Hiç düşündünüz mü? Bir çam ağacının en az 10-12 yılda yetişmekte olduğunu, kayın ve çam ağaçlarının 900 yıl, zeytinin 600 yıl yaşayabilen bir ağaç türü olduğunu ve meşe ağaçlarının 1000 yıl ömrü olduğunu. Bu ağaçlardan orman oluşması için ise yaklaşık 50-100 yıl boyunca ağaçların korunması ve yaşaması gerektiğini. Ağaç, bitki, hayvan ve mikroorganizma gibi canlıların yaşadığı bir ekosistem olan ormanlar hem çevremizi güzelleştirir hem de havayı temizleyerek sağlıklı bir yaşam sürmemize olanak sağlar ayrıca karbon depolar, içme suyunu arındırır ve vahşi yaşam için yaşam alanı oluşturur.

Sorumsuzca her şeye rağmen, ağaçları keserek rant elde etmeye çalışan yeşil alanları yok edip beton binaları gözümüze sokan zihniyete tüm gücümüzle karşı çıkmalıyız. Tek bir çılız ses yerine, birlik olup mücadeleyi sürdürmeliyiz. Tek bir ağacın kesilmesi demek, kan damarlarımızdan birinin kesilmesi demektir. Ağaçlar öyle büyük işler başarıyorlar ki; şehrin sokaklarını serinletiyor, enerji tasarrufu sağlıyor, su tasarrufu sağlıyor, erozyonu önlüyor, insanları ultraviyole ışınlardan koruyor, toprak kaymasını önlüyor, depremden koruyor, hayvanlara sığınak oluyor, bulunduğu ortama güzellik katıyor. Saymakla bitmeyecek faydaları bulunuyor.
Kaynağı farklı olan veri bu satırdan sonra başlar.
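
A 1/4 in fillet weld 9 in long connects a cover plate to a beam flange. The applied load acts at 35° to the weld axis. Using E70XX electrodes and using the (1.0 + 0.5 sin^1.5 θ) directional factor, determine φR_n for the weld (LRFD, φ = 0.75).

φR_n ≈ 61 kips

E70XX → F_EXX = 70 ksi.
t_e = 0.707 × 0.25 = 0.1767 in; A_we = 0.1767 × 9 = 1.591 in².
Directional factor: 1.0 + 0.5 sin^1.5(35°) = 1.217.
F_nw = 0.6 × 70 × 1.217 = 51.12 ksi.
φR_n = 0.75 × 51.12 × 1.591 = 60.99 kips.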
 Ağaçlar karbondioksiti emip, içerisindeki karbonu aldıktan sonra kalan oksijeni doğaya bırakıyor. Ağaçlar havamızı temizleyen büyük bir filtre işlevi görürler, atmosferdeki kötü koku, amonyak, nitrojen dioksit, sülfür dioksit ve ozon gibi havayı kirleten gazları emerek havadaki partikülleri temizliyor. Dünyamız için oksijen kaynağı olan ormanlar aynı zamanda iklim üzerinde düzenleyici bir etkiye sahipler. Ağaçlar bulundukları bölgenin havasını temizlemenin yanı sıra yağışları arttırıcı bir etki de yaparlar. Ormanlar bulundukları bölgenin bol yağış almasını sağlarlar.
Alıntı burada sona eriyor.